Le schisme est une division illicite qui intervient seulement lorsqu'on se sépare du pape par désobéissance à des ordres qui sont licites, honnêtes et qui relèvent de sa juridiction, parce que si le pontife romain donnait des ordres mauvais en soi, par exemple contraires à la loi divine, à la Foi, ou contraire au salut des âmes, en de telles occurrences, la désobéissance au pontife romain ne serait pas illicite et donc il ne peut pas y avoir de schisme.»

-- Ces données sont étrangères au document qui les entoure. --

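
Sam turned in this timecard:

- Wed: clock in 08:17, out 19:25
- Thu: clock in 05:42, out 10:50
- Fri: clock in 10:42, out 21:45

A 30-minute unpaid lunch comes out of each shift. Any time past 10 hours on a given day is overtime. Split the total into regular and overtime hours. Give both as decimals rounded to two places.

Wed: 08:17–19:25 = 11 h 8 min; less 30 min break → 10 h 38 min
Thu: 05:42–10:50 = 5 h 8 min; less 30 min break → 4 h 38 min
Fri: 10:42–21:45 = 11 h 3 min; less 30 min break → 10 h 33 min
Wed reg 10 h 0 min / OT 0 h 38 min; Thu reg 4 h 38 min / OT 0 h 0 min; Fri reg 10 h 0 min / OT 0 h 33 min.
Totals: regular 24 h 38 min, overtime 1 h 11 min.

Regular 24.63 hours, overtime 1.18 hours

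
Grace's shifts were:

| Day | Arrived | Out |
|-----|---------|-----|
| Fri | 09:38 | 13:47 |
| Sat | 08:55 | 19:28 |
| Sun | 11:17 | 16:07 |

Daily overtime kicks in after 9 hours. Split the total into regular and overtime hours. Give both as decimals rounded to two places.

Regular 17.98 hours, overtime 1.55 hours

Fri: 09:38–13:47 = 4 h 9 min
Sat: 08:55–19:28 = 10 h 33 min
Sun: 11:17–16:07 = 4 h 50 min
Fri reg 4 h 9 min / OT 0 h 0 min; Sat reg 9 h 0 min / OT 1 h 33 min; Sun reg 4 h 50 min / OT 0 h 0 min.
Totals: regular 17 h 59 min, overtime 1 h 33 min.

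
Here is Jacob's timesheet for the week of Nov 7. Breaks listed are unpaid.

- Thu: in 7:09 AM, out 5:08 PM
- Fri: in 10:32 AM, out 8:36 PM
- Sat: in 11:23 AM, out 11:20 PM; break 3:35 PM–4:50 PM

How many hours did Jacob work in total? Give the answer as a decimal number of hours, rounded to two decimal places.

Thu: 7:09 AM–5:08 PM = 9 h 59 min
Fri: 10:32 AM–8:36 PM = 10 h 4 min
Sat: 11:23 AM–11:20 PM = 11 h 57 min; less 75 min break → 10 h 42 min
Total: 9 h 59 min + 10 h 4 min + 10 h 42 min = 30 h 45 min.

30.75 hours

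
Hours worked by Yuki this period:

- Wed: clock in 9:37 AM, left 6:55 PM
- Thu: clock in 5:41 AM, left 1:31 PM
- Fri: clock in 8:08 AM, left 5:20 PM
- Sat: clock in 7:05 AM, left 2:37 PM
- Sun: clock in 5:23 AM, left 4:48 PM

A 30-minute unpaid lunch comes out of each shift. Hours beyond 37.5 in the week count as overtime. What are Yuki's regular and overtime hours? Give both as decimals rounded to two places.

Wed: 9:37 AM–6:55 PM = 9 h 18 min; less 30 min break → 8 h 48 min
Thu: 5:41 AM–1:31 PM = 7 h 50 min; less 30 min break → 7 h 20 min
Fri: 8:08 AM–5:20 PM = 9 h 12 min; less 30 min break → 8 h 42 min
Sat: 7:05 AM–2:37 PM = 7 h 32 min; less 30 min break → 7 h 2 min
Sun: 5:23 AM–4:48 PM = 11 h 25 min; less 30 min break → 10 h 55 min
Total worked: 42 h 47 min = 42.78 h.
Threshold 37.5 h → overtime 5 h 17 min, regular 37 h 30 min.

Regular 37.50 hours, overtime 5.28 hours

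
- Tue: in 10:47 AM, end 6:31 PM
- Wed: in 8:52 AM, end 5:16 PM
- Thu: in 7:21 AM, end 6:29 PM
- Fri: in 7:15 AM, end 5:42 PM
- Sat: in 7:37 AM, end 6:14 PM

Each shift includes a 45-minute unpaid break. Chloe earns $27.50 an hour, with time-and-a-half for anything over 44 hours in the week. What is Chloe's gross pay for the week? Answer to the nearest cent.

$1234.06

Tue: 10:47 AM–6:31 PM = 7 h 44 min; less 45 min break → 6 h 59 min
Wed: 8:52 AM–5:16 PM = 8 h 24 min; less 45 min break → 7 h 39 min
Thu: 7:21 AM–6:29 PM = 11 h 8 min; less 45 min break → 10 h 23 min
Fri: 7:15 AM–5:42 PM = 10 h 27 min; less 45 min break → 9 h 42 min
Sat: 7:37 AM–6:14 PM = 10 h 37 min; less 45 min break → 9 h 52 min
Total worked: 44 h 35 min = 2675 min.
Regular 44 h 0 min = 2640 min at $27.50/h; overtime 0 h 35 min = 35 min at $41.25/h.
Pay = (2640 × $27.50 + 35 × $41.25) ÷ 60 = $1234.06.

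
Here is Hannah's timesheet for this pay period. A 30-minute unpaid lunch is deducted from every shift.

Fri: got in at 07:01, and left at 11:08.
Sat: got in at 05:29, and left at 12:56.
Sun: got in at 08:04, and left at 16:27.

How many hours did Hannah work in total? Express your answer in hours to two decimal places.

18.45 hours

Fri: 07:01–11:08 = 4 h 7 min; less 30 min break → 3 h 37 min
Sat: 05:29–12:56 = 7 h 27 min; less 30 min break → 6 h 57 min
Sun: 08:04–16:27 = 8 h 23 min; less 30 min break → 7 h 53 min
Total: 3 h 37 min + 6 h 57 min + 7 h 53 min = 18 h 27 min.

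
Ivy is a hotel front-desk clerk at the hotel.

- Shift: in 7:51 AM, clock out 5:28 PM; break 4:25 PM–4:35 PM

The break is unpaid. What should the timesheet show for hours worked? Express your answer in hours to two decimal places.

9.45 hours

Shift: 7:51 AM–5:28 PM = 9 h 37 min; less 10 min break → 9 h 27 min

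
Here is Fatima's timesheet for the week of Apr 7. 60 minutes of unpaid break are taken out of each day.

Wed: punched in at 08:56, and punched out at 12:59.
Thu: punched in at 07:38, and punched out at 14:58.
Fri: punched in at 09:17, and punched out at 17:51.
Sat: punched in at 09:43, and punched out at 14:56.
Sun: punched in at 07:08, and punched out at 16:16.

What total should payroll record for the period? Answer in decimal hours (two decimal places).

29.30 hours

Wed: 08:56–12:59 = 4 h 3 min; less 60 min break → 3 h 3 min
Thu: 07:38–14:58 = 7 h 20 min; less 60 min break → 6 h 20 min
Fri: 09:17–17:51 = 8 h 34 min; less 60 min break → 7 h 34 min
Sat: 09:43–14:56 = 5 h 13 min; less 60 min break → 4 h 13 min
Sun: 07:08–16:16 = 9 h 8 min; less 60 min break → 8 h 8 min
Total: 3 h 3 min + 6 h 20 min + 7 h 34 min + 4 h 13 min + 8 h 8 min = 29 h 18 min.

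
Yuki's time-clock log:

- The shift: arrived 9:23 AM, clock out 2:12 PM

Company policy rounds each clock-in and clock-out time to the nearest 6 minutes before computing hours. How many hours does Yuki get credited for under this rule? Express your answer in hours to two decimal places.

4.80 hours

The shift: in 9:23 AM→9:24 AM, out 2:12 PM→2:12 PM; 4 h 48 min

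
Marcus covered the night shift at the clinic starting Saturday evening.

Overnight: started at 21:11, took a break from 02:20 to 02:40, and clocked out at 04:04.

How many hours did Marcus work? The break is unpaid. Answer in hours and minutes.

6 h 33 min

Overnight: 21:11 → midnight = 2 h 49 min; midnight → 04:04 = 4 h 4 min; span 6 h 53 min; less 20 min break → 6 h 33 min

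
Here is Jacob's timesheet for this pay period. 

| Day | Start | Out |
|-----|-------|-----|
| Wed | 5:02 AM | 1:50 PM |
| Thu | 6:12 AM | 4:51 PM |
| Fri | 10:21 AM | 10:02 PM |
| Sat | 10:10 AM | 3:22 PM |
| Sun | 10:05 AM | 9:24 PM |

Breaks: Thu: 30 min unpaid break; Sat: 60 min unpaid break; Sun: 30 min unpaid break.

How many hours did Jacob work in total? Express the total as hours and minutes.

Wed: 5:02 AM–1:50 PM = 8 h 48 min
Thu: 6:12 AM–4:51 PM = 10 h 39 min; less 30 min break → 10 h 9 min
Fri: 10:21 AM–10:02 PM = 11 h 41 min
Sat: 10:10 AM–3:22 PM = 5 h 12 min; less 60 min break → 4 h 12 min
Sun: 10:05 AM–9:24 PM = 11 h 19 min; less 30 min break → 10 h 49 min
Total: 8 h 48 min + 10 h 9 min + 11 h 41 min + 4 h 12 min + 10 h 49 min = 45 h 39 min.

45 h 39 min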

Le commentaire du texte que vous évoquez tire cette phrase hors de son sens en évoquant la façon dont est gouvernée l'Eglise, etc. Ce n'est pas ça dont parle l'auteur espagnol. Il évoque la désobéissance à un ordre licite. Ici, l'ordre licite était l'interdiction de sacrer. C'est à cet ordre qu'il a été désobéi. Le reste s'écarte du sujet. La définition de Cajetan, je vous l'accorde, cadre beaucoup mieux avec votre analyse, comme aussi l'analyse réservée de Valdrini. La citation de Lara, elle, n'apporte rigoureusement rien sur quoi tout le monde ne soit d'accord. Celle de saint Thomas, en revanche, est très ambiguë au regard du contexte. Car on peut fort bien soutenir que la Fraternité Saint-Pie X a pris le choix de vivre comme une église particulière, avec ses évêques, sa hiérarchie, sa discipline, ses rites, son administration des sacrements dans des conditions pour le moins problématiques (notamment pour les confessions) fût-ce en attendant des jours meilleurs. En résumé, hormis le texte de Cajetan (celui de Valdrini ne tranche rien), qui n'est pas peu de chose, je vous l'accorde, et qui soumet le schisme à des conditions juridiques strictes, les citations évoquées ne permettent pas d'asseoir les certitudes auxquelles prétend celui qui les cite. Sur le for interne je me permets d'insister : c'est le for de la conscience, exclusivement. Les textes du droit canonique ne "jugent" pas sur ce plan dans les références que vous citez. Vous faites une confusion entre la prise en compte "psychologique" des dispositions de quelqu'un et son caractère "moral" au sens d'acceptation ou non du mal, du péché. Le code de droit canonique, sur ce point, n'appréhende pas différemment ces dispositions que le droit civil quand le juge examine les problèmes de vices du consentement ou lorsque le juge pénal examine les excuses éventuelles d'un acte criminel. Cordialement.